Programmatic ads, or using automation and real-time bidding in placing ads online, in social media and via mobile and video, is one way marketers have been reaching the right potential customers. In fact, 67 percent of those surveyed in the Forbes Insights report indicated that programmatic “has helped improve segmentation and targeting of customers.”

Basically, the targeted automation helps connect the right ad with the right customer at the right time – a key step in getting that customer into the marketing funnel and toward a purchase.

However, big insights and data science are now stepping into the limelight.

Audience Insights, Intelligence and Data Science

Traditionally, extracting industry or customer insights from social data has been limited to analyzing brand health and measuring sentiment (positive, negative or neutral). 

Machine learning technologies now enable companies to gain more nuanced insights into market interest and can surface customer intent to churn, purchase and more. This is a new era in social data analysis, where you can move beyond the basics of sentiment analysis to answer questions such as: Which products are people considering buying? How satisfied are my customers? Are they thinking of leaving me? Which parts of my service prompt the best reviews?

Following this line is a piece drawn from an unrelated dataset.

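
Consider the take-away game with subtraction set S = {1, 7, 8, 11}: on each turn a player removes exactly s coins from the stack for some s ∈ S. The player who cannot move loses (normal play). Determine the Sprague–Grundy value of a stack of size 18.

0

n :  0  1  2  3  4  5  6  7  8  9 10 11 12 13 14 15 16 17 18
G :  0  1  0  1  0  1  0  1  2  3  2  3  2  3  2  3  0  1  0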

In addition, a combination of big and small insights is giving marketers a far greater understanding of potential customers. At an audience level, anonymized and aggregated social data can provide CMOs with insights that enable them to improve marketing efficiency, spot new trends, identify new audiences and more.

On the flipside, social logins have become standard and provide businesses with small insights into consumer interests, preferences and potential product needs. Everyone from Airbnb to American Express allow users to quickly register and log in with existing social identities, such as Facebook and Google. 

The small insights that can be derived from this data enable better personalization, product recommendation and a better user experience. Social intelligence enables CMOs to question assumptions, formulate hypotheses and fine-tune the calculations. Ultimately, helping to improve and prove social ROI.

Data-driven CMOs are primed to reap the rewards. However, these CMOs must be strategic about tying data insights back to the customer journey and driving more customers on their path to purchase. This is where the data “rubber” meets the “customer and purchase” road, and is imperative to overall company innovation, profitability and success.